Yesterday, even as I wrote about wanting as a child to be a "saint," I worried that this might seem kind of preposterous. I mean, that's a label usually attached to someone long after they are gone. Yet the model I was influenced by was not that of utter perfection and formal saintliness, but rather the one illustrated in the childhood hymn, "I sing a song of the saints of God," which I still love. The message of it is basically that saints are everywhere -- at school, at sea, in trains, shops and at tea (yes, the author was English!) I personally believe that the vast majority of humans are saints or angels. Most of us are doing our best to do the right thing, and we intervene in surprising and sometimes magical ways to help others, at times without even knowing it. I cannot count the number of angelic humans who have been in my life! And most of our less angelic moments have to do with fear, not active "evil." The relatively small percentage of people utterly lacking in a connection to the Divine wreak disproportionate havoc on our world, but it always makes me sad when people say the world is evil, or getting worse over time.
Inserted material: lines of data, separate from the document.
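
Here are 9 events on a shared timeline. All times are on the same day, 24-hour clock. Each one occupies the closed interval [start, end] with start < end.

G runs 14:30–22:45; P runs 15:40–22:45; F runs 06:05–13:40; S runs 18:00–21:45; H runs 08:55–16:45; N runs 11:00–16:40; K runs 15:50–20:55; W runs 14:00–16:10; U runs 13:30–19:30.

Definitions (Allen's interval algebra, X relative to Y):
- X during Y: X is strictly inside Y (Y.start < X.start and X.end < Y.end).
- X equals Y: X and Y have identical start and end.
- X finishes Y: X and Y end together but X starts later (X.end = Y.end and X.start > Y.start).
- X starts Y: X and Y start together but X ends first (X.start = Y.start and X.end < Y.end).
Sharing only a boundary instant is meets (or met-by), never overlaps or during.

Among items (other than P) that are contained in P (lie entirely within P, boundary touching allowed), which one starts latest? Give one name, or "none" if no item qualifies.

S

Target P = [15:40, 22:45].
F [06:05, 13:40] → before → excluded.
G [14:30, 22:45] → finished-by → excluded.
H [08:55, 16:45] → overlaps → excluded.
K [15:50, 20:55] → during → candidate.
N [11:00, 16:40] → overlaps → excluded.
S [18:00, 21:45] → during → candidate.
U [13:30, 19:30] → overlaps → excluded.
W [14:00, 16:10] → overlaps → excluded.
Among candidates, latest start is 18:00 → S.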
I don't believe it is. In fact, I think it's getting better. It's just that some people can't keep up...
Anyway, the issue for all of us is to figure out our best role or vehicle for doing good in the world. There are more and more potential roles all the time as the world becomes more complex. It's just figuring out which one is right for you, and doing the thing you are really good at, not as a vacation from your real job, but as your job. I realized last night that at most every turning point in my life, I instinctively went on "retreat" -- but then left the retreat to find a "real job," very few of which lasted. Finally, I am realizing that the work I do on retreat is my real job. The thinking, learning, praying, and new understandings that come to me -- then writing these things down -- is my real job. Trying to figure out how the Universe works and what life is all about is my real job. Making connections between things is my real job. Those piles of journals reflect years of hard, valid work. It's not for most people, but a small percentage of women and men through history have played this role in society (and in some cultures they are formally honored and "housed," as in Julian's day) so I guess what I was trying to say yesterday is, it's a relief just to accept my personal song and start to sing it.
Phew. Now it's time for a cup of tea.